January 7, 2014

Bigfoot In My Attic...Or A Husband (Either Way)

Apparently the polar vortex that has descended upon, like, 50% of the US has rendered the pump on our heating unit useless because the water has frozen in it.  Which means, TADA!, no heat from the upstairs unit.  We are blessed, despite being hetherns on occasion, and the downstairs unit has been working double-time to keep us warm through the night...just to be sure, though, J slept with 5 pairs of socks on.  No shit.

As I was headed to the attic to work on this little problem (might I insert here that it totally messes with my head that when I am in the attic I am technically about 4 stories above ground?), my husband informed me he would take care of it because I usually do all the "handyman" stuff around here.  The reason for this is not because he is not capable or is a wuss.  He wears Kevlar for a living, so he's good with the whole manhood business.  In truth, I like that stuff.  I grew up with my daddy tinkering 24-7, so it's my comfort zone.
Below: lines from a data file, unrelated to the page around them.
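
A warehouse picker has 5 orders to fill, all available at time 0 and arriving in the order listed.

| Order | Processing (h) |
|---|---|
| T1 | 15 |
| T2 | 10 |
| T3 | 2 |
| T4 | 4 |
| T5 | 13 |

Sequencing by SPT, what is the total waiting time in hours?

53

SPT (increasing processing time): T3 T4 T2 T5 T1.
T3: waits 0, runs 0→2
T4: waits 2, runs 2→6
T2: waits 6, runs 6→16
T5: waits 16, runs 16→29
T1: waits 29, runs 29→44
Sum = 0+2+6+16+29 = 53.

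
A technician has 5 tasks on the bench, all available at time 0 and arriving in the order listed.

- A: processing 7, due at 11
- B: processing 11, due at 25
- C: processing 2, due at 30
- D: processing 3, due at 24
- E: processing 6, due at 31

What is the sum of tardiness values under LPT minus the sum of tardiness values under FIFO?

10

LPT (decreasing processing time): B A E D C.
B: 0→11, due 25, tardiness 0
A: 11→18, due 11, tardiness 7
E: 18→24, due 31, tardiness 0
D: 24→27, due 24, tardiness 3
C: 27→29, due 30, tardiness 0
Sum = 0+7+0+3+0 = 10.
FIFO (arrival order): A B C D E.
A: 0→7, due 11, tardiness 0
B: 7→18, due 25, tardiness 0
C: 18→20, due 30, tardiness 0
D: 20→23, due 24, tardiness 0
E: 23→29, due 31, tardiness 0
Sum = 0+0+0+0+0 = 0.
Difference = 10 − 0 = 10.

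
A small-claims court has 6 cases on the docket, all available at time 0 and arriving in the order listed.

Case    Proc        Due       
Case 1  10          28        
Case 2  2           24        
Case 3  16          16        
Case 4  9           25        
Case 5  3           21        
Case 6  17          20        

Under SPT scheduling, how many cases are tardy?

2

SPT (increasing processing time): Case 2 Case 5 Case 4 Case 1 Case 3 Case 6.
Case 2: 0→2, due 24, tardiness 0
Case 5: 2→5, due 21, tardiness 0
Case 4: 5→14, due 25, tardiness 0
Case 1: 14→24, due 28, tardiness 0
Case 3: 24→40, due 16, tardiness 24
Case 6: 40→57, due 20, tardiness 37
Late cases: 2.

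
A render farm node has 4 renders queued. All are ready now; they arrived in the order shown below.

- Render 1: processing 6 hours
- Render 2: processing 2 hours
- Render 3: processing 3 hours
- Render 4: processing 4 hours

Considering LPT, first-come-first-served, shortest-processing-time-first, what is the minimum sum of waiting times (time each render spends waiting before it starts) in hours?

LPT (decreasing processing time): Render 1 Render 4 Render 3 Render 2.
Render 1: waits 0, runs 0→6
Render 4: waits 6, runs 6→10
Render 3: waits 10, runs 10→13
Render 2: waits 13, runs 13→15
Sum = 0+6+10+13 = 29.
FIFO (arrival order): Render 1 Render 2 Render 3 Render 4.
Render 1: waits 0, runs 0→6
Render 2: waits 6, runs 6→8
Render 3: waits 8, runs 8→11
Render 4: waits 11, runs 11→15
Sum = 0+6+8+11 = 25.
SPT (increasing processing time): Render 2 Render 3 Render 4 Render 1.
Render 2: waits 0, runs 0→2
Render 3: waits 2, runs 2→5
Render 4: waits 5, runs 5→9
Render 1: waits 9, runs 9→15
Sum = 0+2+5+9 = 16.
LPT 29, FIFO 25, SPT 16 → minimum 16.

16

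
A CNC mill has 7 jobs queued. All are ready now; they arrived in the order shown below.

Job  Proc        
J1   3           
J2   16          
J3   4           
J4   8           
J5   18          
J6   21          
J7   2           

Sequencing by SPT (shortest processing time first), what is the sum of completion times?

SPT (increasing processing time): J7 J1 J3 J4 J2 J5 J6.
J7: 0→2
J1: 2→5
J3: 5→9
J4: 9→17
J2: 17→33
J5: 33→51
J6: 51→72
Sum = 2+5+9+17+33+51+72 = 189.

189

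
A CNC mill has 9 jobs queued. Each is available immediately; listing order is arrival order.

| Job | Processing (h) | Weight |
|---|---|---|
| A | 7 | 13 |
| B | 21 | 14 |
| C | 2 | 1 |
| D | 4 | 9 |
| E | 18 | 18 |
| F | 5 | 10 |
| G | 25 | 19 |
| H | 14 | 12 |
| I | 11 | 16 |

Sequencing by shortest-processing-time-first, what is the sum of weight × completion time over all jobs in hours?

SPT (increasing processing time): C D F A I H E B G.
C: finishes 2, weight 1, w·C = 2
D: finishes 6, weight 9, w·C = 54
F: finishes 11, weight 10, w·C = 110
A: finishes 18, weight 13, w·C = 234
I: finishes 29, weight 16, w·C = 464
H: finishes 43, weight 12, w·C = 516
E: finishes 61, weight 18, w·C = 1098
B: finishes 82, weight 14, w·C = 1148
G: finishes 107, weight 19, w·C = 2033
Sum = 2+54+110+234+464+516+1098+1148+2033 = 5659.

5659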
So, since it's a balmy 1 degree outside right now, which means our attic is maybe 10 degrees, I thought, "Ya know what?  Let him have this one."  Which is how this picture came to be...
Want to know what a blow dryer won't do?
It won't thaw ice when it's 10 degrees.
Sitting in the frigid attic in his Bigfoot suit with the blow dryer (hair dryer?) desperately trying to thaw the line.

Twenty minutes later?  Ice-1  Man-0

Be aware, Polar Vortex, your ass is outta here tomorrow!